What Terahard says players can expect
In a press release, Tsevrenis said the project has been in the works across the studio’s 13 years. He described it as a mix of the team’s humor, crafting systems, and combat systems that interact in unexpected ways.
The game’s premise is unapologetically dwarven. Players live as a fantasy dwarf, hammer runes into mythril, and fight their way through problems in dungeons and taverns.
Key features listed by Terahard Studios
- Rune-smithing crafting system with weapons, armor, trinkets, and rune engraving combinations.
- Tavern life that includes drinking, brawling, and taking questionable jobs.
- Petty revenge-driven story centered on chasing an all-powerful summoner who still owes a dwarf money.
- Turn-based combat built around unpredictable rune interactions and status effects.
- A fantasy world with towns, mines, ruins, taverns, dungeons, and ancient horrors.

Why the combat sounds so unusual
Terahard says the battle system is designed to reward creativity and risk. The studio says rune combinations can chain together, create larger problems, or lead to what it jokingly describes as dwarven safety violations.
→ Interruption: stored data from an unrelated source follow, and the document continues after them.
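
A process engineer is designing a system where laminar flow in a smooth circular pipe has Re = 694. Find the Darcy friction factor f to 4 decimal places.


f = 64 / Re
f = 64 / 694
f = 0.0922


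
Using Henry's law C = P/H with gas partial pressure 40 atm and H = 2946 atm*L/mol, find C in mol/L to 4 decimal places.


C = P / H
C = 40 / 2946
C = 0.0136 mol/L


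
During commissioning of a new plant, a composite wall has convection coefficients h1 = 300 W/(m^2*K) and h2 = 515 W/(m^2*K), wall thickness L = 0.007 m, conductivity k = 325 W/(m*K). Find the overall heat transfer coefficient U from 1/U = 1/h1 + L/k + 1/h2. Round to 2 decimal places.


1/U = 1/h1 + L/k + 1/h2
1/U = 1/300 + 0.007/325 + 1/515
1/U = 0.0033333333 + 2.15385e-05 + 0.0019417476
1/U = 0.0052966194
U = 188.80 W/(m^2*K)


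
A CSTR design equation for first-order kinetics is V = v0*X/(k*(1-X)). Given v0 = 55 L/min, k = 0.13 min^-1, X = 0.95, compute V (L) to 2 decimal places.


V = v0 * X / (k * (1 - X))
V = 55 * 0.95 / (0.13 * (1 - 0.95))
V = 52.25 / (0.13 * 0.05)
V = 52.25 / 0.0065
V = 8038.46 L


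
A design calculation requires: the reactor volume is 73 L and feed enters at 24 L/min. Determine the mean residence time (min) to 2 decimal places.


tau = V / v0
tau = 73 / 24
tau = 3.04 min


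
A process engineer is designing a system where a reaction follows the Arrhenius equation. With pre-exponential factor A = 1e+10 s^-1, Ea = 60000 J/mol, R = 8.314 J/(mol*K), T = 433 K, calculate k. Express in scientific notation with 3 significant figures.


k = A * exp(-Ea/(R*T))
k = 1e+10 * exp(-60000 / (8.314 * 433))
k = 1e+10 * exp(-16.666843)
k = 5.78e+02


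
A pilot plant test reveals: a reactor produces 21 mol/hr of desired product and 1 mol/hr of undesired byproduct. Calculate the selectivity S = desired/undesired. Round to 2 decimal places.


S = desired product rate / undesired product rate
S = 21 / 1
S = 21.00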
Examples in the announcement include pairing poison with fog or drinking while already drunk, both of which can spiral into dangerous, messy results.
Announcement details
Runesmith is available on the way to Steam for PC, but that is all Terahard has confirmed so far. The studio says the announcement trailer is live, and first screenshots are available in the gallery.
| Game | Platform | Status |
|---|---|---|
| Runesmith | PC via Steam | Announced, no release date yet |
For now, Runesmith looks set to join the growing list of tactical RPGs that lean hard into systems, humor, and combat chaos. Whether it lands with players will likely depend on how well its rune-crafting and status-effect experiments come together in practice.